The Archdiocese of Milwaukee is blessed to have a strong cultural environment for vocations. This did not happen overnight. It did not occur without the tremendous work from the current and past directors of the Vocation Office. Over the last 20 years, there has been a concerted effort in schools, organizations and elsewhere for consideration of the priesthood in the thinking of our young men as they discern what God wants from them.

We went through a period of time, in the 80s and 90s, when the priesthood was not considered and even, at times, actively discouraged by families. I can’t tell you how gratifying it was when, in my early days as archbishop, I traveled up to Sheboygan for an event and encountered a mother with her small child. She introduced herself and said proudly pointing to her young son, “Archbishop, I hope God willing that this one or his brother might be yours one day.” How refreshing to hear a positive force for a priestly vocation. My own vocation was not only reinforced by my family but by the religious sisters who supported my discernment throughout my grammar school years. Religious women were a powerful source of vocations to the priesthood. We need to support vocations to women’s religious life for the sake of the health and well-being of His Church.

Today, our seminary’s main building is filled to capacity. There is a need to rehab another building to accommodate the overflow. I believe that all of this is due to the investment made to the vocational environment, which has produced men willing to discern a commitment to Christ and His Church. It all truly starts with prayer. We all share a common vocation and that is to “holiness.” If we concentrate on our relationship with God, then we will be open to hearing his voice as he directs us in this world. I have often said that there is a deep sense of the spiritual in this archdiocese. I can see it in the religious movements and desire to integrate the spiritual into every aspect of our lives.

On Saturday, May 21, at the Cathedral of St. John the Evangelist, I will ordain six men to the priesthood. These men are from diverse backgrounds, but what binds them together is their willingness to spend their lives for the Church serving the people of God. St. John Paul states, “there is an essential aspect of the priesthood that does not change: the priest of tomorrow, no less than the priest of today, must resemble Christ.” They will be ordained to represent Christ to the faithful. The priesthood is the great gift given by Jesus to His Church. These ordained men will continue to hold forth the sacrifice of Jesus in the sacramental actions they administer.

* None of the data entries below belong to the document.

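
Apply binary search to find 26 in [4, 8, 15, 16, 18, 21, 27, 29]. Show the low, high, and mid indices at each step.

Binary search for 26 in [4, 8, 15, 16, 18, 21, 27, 29]:

lo=0, hi=7, mid=3, arr[mid]=16 -> 16 < 26, search right half
lo=4, hi=7, mid=5, arr[mid]=21 -> 21 < 26, search right half
lo=6, hi=7, mid=6, arr[mid]=27 -> 27 > 26, search left half
lo=6 > hi=5, target 26 not found

Binary search determines that 26 is not in the array after 3 comparisons. The search space was exhausted without finding the target.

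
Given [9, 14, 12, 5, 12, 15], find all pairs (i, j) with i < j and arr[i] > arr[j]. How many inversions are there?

Finding inversions in [9, 14, 12, 5, 12, 15]:

(0, 3): arr[0]=9 > arr[3]=5
(1, 2): arr[1]=14 > arr[2]=12
(1, 3): arr[1]=14 > arr[3]=5
(1, 4): arr[1]=14 > arr[4]=12
(2, 3): arr[2]=12 > arr[3]=5

Total inversions: 5

The array has 5 inversion(s): (0,3), (1,2), (1,3), (1,4), (2,3). Each pair (i,j) satisfies i < j and arr[i] > arr[j].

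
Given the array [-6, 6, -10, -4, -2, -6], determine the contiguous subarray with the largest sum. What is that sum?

Using Kadane's algorithm on [-6, 6, -10, -4, -2, -6]:

Scanning through the array:
Position 1 (value 6): max_ending_here = 6, max_so_far = 6
Position 2 (value -10): max_ending_here = -4, max_so_far = 6
Position 3 (value -4): max_ending_here = -4, max_so_far = 6
Position 4 (value -2): max_ending_here = -2, max_so_far = 6
Position 5 (value -6): max_ending_here = -6, max_so_far = 6

Maximum subarray: [6]
Maximum sum: 6

The maximum subarray is [6] with sum 6. This subarray runs from index 1 to index 1.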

The Catechism of the Catholic Church tells us: “In the ecclesial service of the ordained minister, it is Christ himself who is present to His Church as the Head of His Body, Shepherd of his flock, high priest of the redemptive sacrifice, Teacher of Truth. This is what the Church means by saying that the priest by virtue of the sacrament of Holy orders acts in persona Christi Capitis (in the person of Christ).”

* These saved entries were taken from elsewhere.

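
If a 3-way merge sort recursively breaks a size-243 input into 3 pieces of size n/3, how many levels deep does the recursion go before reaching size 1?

For divide and conquer with division factor 3:

Problem sizes at each level:
Level 0: 243
Level 1: 81
Level 2: 27
Level 3: 9
Level 4: 3
Level 5: 1

The root is level 0 and the size-1 base case is level 5 (the tree spans levels 0 through 5, i.e. 6 levels counting the root), so the depth is the number of divisions: log_3(243) = 5

The recursion tree depth is log_3(243) = 5. At each level, the problem size is divided by 3, so it takes 5 divisions to reduce to a base case of size 1. The algorithm makes 3 recursive calls at each level.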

The six men who will be ordained are: Matthew Ferch, Kevin Harmon, Matthew Kirk, Tonny Kizza, Ariel Orozco and Pedro Ruiz.

These men who will be ordained will grow in the sacrament of orders. They will be amazed at how God will use them to challenge, strengthen and support the faith of those whom they will be tasked to serve. I know that they will feel inadequate to the role that they are called to assume, but they will, like all priests before them, take their inadequacies and place their confidence in Christ and His Church. With my 47 years in the priesthood, I can look back and see God’s grace in so many moments of my priestly years. Now these young men will begin to discover the wonders of the priesthood embracing the cross and uniting themselves to the sacrifice of Christ so that his love may be proclaimed, and his salvation offered.

We are proud of the great work of the seminary, but we must continue to be promoters and supporters of vocations so that the great work of the Church may continue and together fulfill Christ’s mandate to “go preach, teach and baptize in the name of the Father and of the Son and of the Holy Spirit.”